Podcast Roundup Week #6

This week I listened to 33 episodes, but that count doesn't include the few episodes I listened to of a podcast called Gone at 21 that I immediately unsubscribed from as soon as it became clear that polygraphs were being taken seriously. Psuedo-science gets no respect from me.

The most compelling episodes I listened to this week were part of the genius podcast Death, Sex, and Money. The podcast is doing a miniseries called "Opportunity Costs" that is examining class.  Anna Sale, the host, is a genius. She gets people to open up about very hard topics and asks very probing questions, but she does it all while seeming sympathetic and kind. I honestly don't know how she does it. She's both hard-hitting and caring. It's a fine line and she walks it so carefully that as soon as I see an episode of DSM on my playlist, I feel like I'm in good hands.
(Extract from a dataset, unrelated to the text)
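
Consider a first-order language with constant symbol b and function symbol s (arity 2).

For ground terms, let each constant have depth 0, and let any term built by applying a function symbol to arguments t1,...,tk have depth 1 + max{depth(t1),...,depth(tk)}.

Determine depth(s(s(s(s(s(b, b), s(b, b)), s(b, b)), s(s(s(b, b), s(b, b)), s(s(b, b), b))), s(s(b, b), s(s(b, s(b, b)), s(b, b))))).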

This miniseries is really interesting. In the United States, we often don't talk about money, but class is a big deal.  The interview with the guy in grad school who was working two jobs just to make rent and couldn't really spend the necessary time on schoolwork is powerful. He talks about how he grew up working class and feels really stagnated right now. He also talks about having to face other grad students who don't have problems with money and how alienating his life is. He is seen as sort of "uppity" by the people at his part-time jobs, but his classmates just don't understand how the constant low-level stress of how to pay rent impacts his life.  It resonated with me in so many ways. You don't want to compare yourself to others, but it's hard when you are doing all you can and just can't get out.

There was another interview, one I wasn't sure I would care about, that dealt with two friends, Cat and Christine, who are very different classes. Cat is upper middle-class and Christine straddles the line between working class and lower middle-class. They both had trouble conceiving and Cat was able to afford fertility treatments and eventually the adoption process (that she admitted cost about $30,000 all told) and Christine just kept her struggles to herself as she was happy for her best friend, but was isolated because of money. Cat now has two kids and Christine doesn't have any.

These two sound like GREAT friends, but this difference in access to money is the giant, unspoken obstacle to complete understanding. 

It made me ponder the whole "I'm friends with lots of different types of people" cliche that people throw out to show how tolerant they are. Most of my friends are pretty much like me. They do similar types of jobs, they make similar types of money, they live in similar types of places, and have similar educations. But I do have some friends who didn't go to college and it's HARD to find places of overlap in our lives. We work, vacation, vote, and hobby quite differently, so when we get together there are a lot of awkward pauses as we try to figure out how to gloss over uncomfortable aspects of our differences. I also have friends who, while they have the same level of education I do, don't make as much money as I do.  Sometimes that can get awkward as we try to figure out equitable ways to distribute costs.  This awkwardness is usually fine for me, but I wonder about them. Is a brief discussion about cost something they go over and over in their heads. Is it more than "brief" for them?

I'd recommend you listen to this miniseries. Even the annoying woman who used to be married to a rich man who STILL receives alimony and lives a perfectly respectful middle-class life, but blames her ex-husband a lot of for her downturn in life, raises some interesting questions that I think we all could use some time to think about.  Plus, Anna Sale is my hero.